Die bei weitem größte Einschränkung ist jedoch nicht taktischer, sondern strategischer Natur: ein Missverständnis seitens der Anwender darüber, was eine Aufgabe und was ein größerer Prozess ist.

Aufgabe versus Geschäftsprozess

Zur Veranschaulichung des Unterschieds zwischen einer einfachen, automatisierbaren Aufgabe und einem Prozess sehen wir uns das Onboarding eines neuen Mitarbeiters als Beispiel an. In diesem Onboarding-Prozess finden sich folgende einzelne Aufgaben:

  • Aushandeln eines Gehalts
  • Festlegen eines Starttermins
  • Zuteilung von Büroraum oder Vereinbarung von Fernarbeit
  • Zuteilung von Parkprivilegien
  • Erstellung von Sicherheitsausweisen und Schlüsseln
  • Beschaffung und Versand von Ausrüstung
  • Erstellen von Netzwerkanmeldeinformationen
  • Zuteilung von Lizenzen für eine Vielzahl von Software, die Single Sign-On unterstützt
  • Erstellen von Benutzernamen/Passwörtern für Software, die Single Sign-On nicht unterstützt
  • Teilnahme an der Orientierung
  • Erläuterung der Spesenabrechnung
  • Erläuterung der Reiseverfahren
  • Registrierung der Wahl des Leistungspakets
  • Einrichten der Gehaltsabrechnung und der direkten Einzahlung
  • Planung einer Überprüfung am Ende der anfänglichen Probezeit

Dies ist ein Beispiel für einen verwalteten Prozess, der aus einer Vielzahl von Aktivitäten besteht, von denen einige automatisiert sind und andere nicht. RPA kann potenziell dazu beitragen, die Einarbeitung eines neuen Mitarbeiters in verschiedenen Bereichen zu beschleunigen. Aber jede dieser potenziellen RPA-Implementierungen stellt eine isolierte Aufgabe dar. Das gesamte Onboarding ist ein Prozess, an dem mehrere Teile des Unternehmens beteiligt sind (z. B. die Personalabteilung, die IT-Abteilung, das Team, das den Mitarbeiter eingestellt hat, usw.), und der eine Verschmelzung einzelner Aufgaben, Entscheidungen und Workflows darstellt.

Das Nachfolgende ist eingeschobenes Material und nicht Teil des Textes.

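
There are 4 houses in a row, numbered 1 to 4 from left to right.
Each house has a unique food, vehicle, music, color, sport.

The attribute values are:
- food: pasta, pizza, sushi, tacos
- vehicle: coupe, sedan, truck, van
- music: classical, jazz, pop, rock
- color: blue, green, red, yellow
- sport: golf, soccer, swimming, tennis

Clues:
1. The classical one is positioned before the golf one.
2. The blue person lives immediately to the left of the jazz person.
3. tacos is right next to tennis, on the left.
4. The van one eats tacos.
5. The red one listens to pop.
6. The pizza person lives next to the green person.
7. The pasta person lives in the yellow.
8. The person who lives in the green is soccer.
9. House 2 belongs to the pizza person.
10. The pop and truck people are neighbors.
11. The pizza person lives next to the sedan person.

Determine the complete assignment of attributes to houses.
Solution:

House | Food | Vehicle | Music | Color | Sport
----------------------------------------------
  1   | tacos | van | pop | red | swimming
  2   | pizza | truck | classical | blue | tennis
  3   | sushi | sedan | jazz | green | soccer
  4   | pasta | coupe | rock | yellow | golf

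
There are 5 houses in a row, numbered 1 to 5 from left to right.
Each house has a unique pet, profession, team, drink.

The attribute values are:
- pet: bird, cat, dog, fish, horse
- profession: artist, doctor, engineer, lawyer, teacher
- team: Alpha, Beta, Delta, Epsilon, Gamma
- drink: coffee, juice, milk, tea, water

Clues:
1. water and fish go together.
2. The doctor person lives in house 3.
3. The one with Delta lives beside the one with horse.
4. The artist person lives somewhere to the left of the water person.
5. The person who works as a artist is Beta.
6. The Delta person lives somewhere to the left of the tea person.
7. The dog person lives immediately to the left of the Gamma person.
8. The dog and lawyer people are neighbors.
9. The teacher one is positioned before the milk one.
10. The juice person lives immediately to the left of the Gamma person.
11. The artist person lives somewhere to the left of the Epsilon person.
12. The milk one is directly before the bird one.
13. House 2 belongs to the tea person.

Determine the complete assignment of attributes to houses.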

Bei solch komplexen Prozessen erreicht RPA schnell ihre Grenzen. Viele Unternehmen erkennen das jedoch nicht rechtzeitig und reizen diese Grenzen aus oder versuchen, mit fehleranfälligen Workarounds die Einschränkungen der Plattform zu kompensieren. Die Folge sind oft frustrierende Ergebnisse und fehlgeschlagene Projekte.

Das Software-Repertoire eines Unternehmens sollte entsprechend neben einem RPA-Tool auch und Digital-Process-Automation- und Business-Process-Management-Plattformen umfassen (DPA, BPM) umfassen, um solche Ausgänge zu vermeiden. Diese sind in der Lage, auch Prozesse und komplizierte Arbeitsabläufe, die weit mehr sind als bloße Aufgabensätze, zu automatisieren und zu beschleunigen.

Business Process Automation mit Low Code

Insbesondere Low-Code-Plattformen können Unternehmen helfen, die hohen Ansprüche an Anpassungsfähigkeit und Geschwindigkeit bei der Prozessautomatisierung gerecht zu werden. Das Versprechen vieler Hersteller: Citizen Developer übernehmen die Erstellung von Anwendungen für die Automatisierung selbst, die IT-Teams werden entlastet.

Die Auslagerung dessen an Citizen Developer allein, weist oft aber mehrere Nachteile auf: Viele der entwickelten Anwendungen sind nicht skalierbar und fügen sich nicht in die Arbeitsabläufe des gesamten Unternehmens ein, es entstehen Prozess- und Informationsbrüche. Außerdem folgen sie oftmals keinem einheitlichen Design-Prinzip, das verringert ihre Nutzerfreundlichkeit.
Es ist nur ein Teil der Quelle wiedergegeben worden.